I was then enabled by a remarkable invitation to an extraordinary dinner party, where the hosts masterfully weave the trinity of food, wine and conversation among very diverse guests to create a monthly Mecca of stimulating social interaction. Whether perchance or intentional, the host asked us to bring the fish course.

We grow some crocus on our organic farm and it is a surgical-like joy to harvest our own saffron. As our growing organic black garlic business is budding with worldwide opportunity, my true passion is undeniable: inventing better, more sustainable and novel new products for family, friends, health and culinary world. Putting all of those experiences in my cranial Cuisinart, somehow the idea of trying to create something new with arguably five of the most expensive culinary ingredients came bubbling out. Sure, I undoubtedly took many liberties, but this was the result:

I anticipate understanding that there really is no need to supply a step by step recipe, yet I'd be glad to openly respond to any questions, comments and criticism.

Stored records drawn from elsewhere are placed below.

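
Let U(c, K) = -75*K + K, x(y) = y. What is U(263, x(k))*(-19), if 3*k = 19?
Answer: 26714/3 ≈ 8904.7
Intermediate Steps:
k = 19/3 (k = (⅓)*19 = 19/3 ≈ 6.3333)
U(c, K) = -74*K
U(263, x(k))*(-19) = -74*19/3*(-19) = -1406/3*(-19) = 26714/3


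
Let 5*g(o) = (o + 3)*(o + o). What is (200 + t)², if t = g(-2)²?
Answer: 25160256/625 ≈ 40256.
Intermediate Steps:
g(o) = 2*o*(3 + o)/5 (g(o) = ((o + 3)*(o + o))/5 = ((3 + o)*(2*o))/5 = (2*o*(3 + o))/5 = 2*o*(3 + o)/5)
t = 16/25 (t = ((⅖)*(-2)*(3 - 2))² = ((⅖)*(-2)*1)² = (-⅘)² = 16/25 ≈ 0.64000)
(200 + t)² = (200 + 16/25)² = (5016/25)² = 25160256/625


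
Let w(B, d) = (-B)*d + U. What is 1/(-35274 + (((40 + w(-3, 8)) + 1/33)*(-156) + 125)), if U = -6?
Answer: -11/486219 ≈ -2.2624e-5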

Maybe the real point is to acknowledge that blogging for self edification is wrong on numerous levels, but sharing humble and most incredible risks and experiences positively contribute to who we are individually and collectively.

A bigger personal challenge is my inability to recreate or perfect the grilled "government cheese" sandwich and tomato soup that is indelibly etched into my psyche as a kid. Those that dine together with family and friends always trump opulent ingredients and creations.